“什么意思……”否极垂目瞧着靳逝向他伸过来的小手……
“带着我飞啊~”朝着东皇岛所在的方向呶呶嘴:“喏~带我去那。”回过头来冲着否极傻笑:“你带我去~我就保证不告诉别人……”话点到为止,用眼神暧昧的上下打量他。最后目光落在某重点上,挑了挑眉。右手打了个响指后指向眼神所至的某重点上……“怎么样?”再次摊平手伸过去。
擦!小爷这是载到这女人手上了么,撇撇嘴很不服气:“你叫什么?”
不理会他的答非所问,直接爽然:“邪骨靳逝。”
听闻,点点头。否极换了个站姿,不爽:“那么,邪骨靳逝姑娘。你可知道我是为了救你才下到凡间?换句话说,你就这么报答你的恩人的么?”
“嗯。知道……可是,大恩不言谢!”靳逝听到否极的质问先是一梗,随即发挥她那无赖潜质:“所以我怎敢言谢?辜负了您那一番善人之心。”
否极瞧着那只伸过来的小手,咬咬牙,发狠心……一把抓了过来。心里虽说是极不乐意的,但确确实实拿她没辙。
握在掌心里的手传来温热的触感,很是软和……她的手比常人的手都要小一些,肉呼呼的小手很容易让人升起保护欲。
就在否极想到这姑娘最近的遭遇,为她刚刚萌生一丝怜惜之时。靳逝的一句话就打破了所有微小奇妙地气氛:“喂,怎么样?我的手握起来舒服吧?”贼贼地挤眉弄眼、痞笑着:“听说过没?小手抓宝!”洋洋自得地看着否极,举起另一只没被抓住的小手挥了挥。
继而她上前贴近否极的耳朵小声的耳语:“嘘!告诉你个秘密。”与其说靳逝的表情神神秘秘不如说她神神叨叨地。

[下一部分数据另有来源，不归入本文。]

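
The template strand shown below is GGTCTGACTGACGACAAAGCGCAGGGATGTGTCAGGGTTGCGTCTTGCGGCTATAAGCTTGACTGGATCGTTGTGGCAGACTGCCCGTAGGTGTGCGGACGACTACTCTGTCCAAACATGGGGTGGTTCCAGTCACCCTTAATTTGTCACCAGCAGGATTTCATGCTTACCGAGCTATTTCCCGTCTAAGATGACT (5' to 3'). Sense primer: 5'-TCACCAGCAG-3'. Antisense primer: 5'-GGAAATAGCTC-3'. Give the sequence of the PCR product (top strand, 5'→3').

Scanning the template, TCACCAGCAG occurs at positions 147–156; this primer anneals to the bottom strand there with its 3' end pointing downstream.
The reverse primer's reverse complement is GAGCTATTTCC, which matches the template at positions 172–182.
The product is the template from position 147 through 182 (36 bp).

5'-TCACCAGCAGGATTTCATGCTTACCGAGCTATTTCC-3'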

否极睨了她一眼,一言不发。亏他刚才还有丝怜惜她……这是个正常女人么?正常的女人会问一个男人……我的手握起来舒服么?打定主意不再理会邪骨靳逝,御起飞行……
这回邪骨靳逝是作为一个‘人’在天上飞,看着自己的双脚腾空,格外兴奋:“但是,这回我不打算要这个宝了。”见无人理会,便自顾自的说着:“很漂亮。”

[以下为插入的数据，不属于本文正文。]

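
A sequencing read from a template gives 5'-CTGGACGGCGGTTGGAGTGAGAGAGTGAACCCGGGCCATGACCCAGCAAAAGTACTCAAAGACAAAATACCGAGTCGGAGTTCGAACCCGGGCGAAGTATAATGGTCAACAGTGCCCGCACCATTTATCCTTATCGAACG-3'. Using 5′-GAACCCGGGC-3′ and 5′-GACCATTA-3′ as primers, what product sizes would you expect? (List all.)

The forward primer GAACCCGGGC matches the top strand at positions 27–36, 84–93.
The reverse primer's reverse complement is TAATGGTC, matching at positions 100–107.
Each forward site pairs with the reverse site to give a product ending at position 107: sizes 81, 24 bp.

81 bp, 24 bp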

她上句不接下句的一句话倒是引起了否极的注意,不住问:“什么……”
见否极正用疑惑的眼神瞅着自己,靳逝便用邪恶、红果果地眼神瞅了回去。盯住否极肚脐下几寸的部位:“说……它很漂亮!”
一个御行不稳!二人差点滑落。
而靳逝还是不知死活的火上焦油,学着那晚否极的样子唱起了歌:“我是个玉人儿~我是个玉人儿~完美无暇的玉人儿~”
否极手收紧,握得靳逝的手生疼,因被耍而激起的本就火爆的性子,提高分贝盖过靳逝的调侃的歌声:“你还想不想去了!”收回御行,二人滞留在空中。
赶紧麻利地收住歌声,解释道:“我刚才不是说我的小手是抓宝的手嘛?你们六空的人不知道,可是在人间……我虽说不是名震八方,也不是名扬四海;但是还是小有名气的!源于我有一项还不错的技能……你知道我以前是靠什么来维持生计的么?画别人的裸画……”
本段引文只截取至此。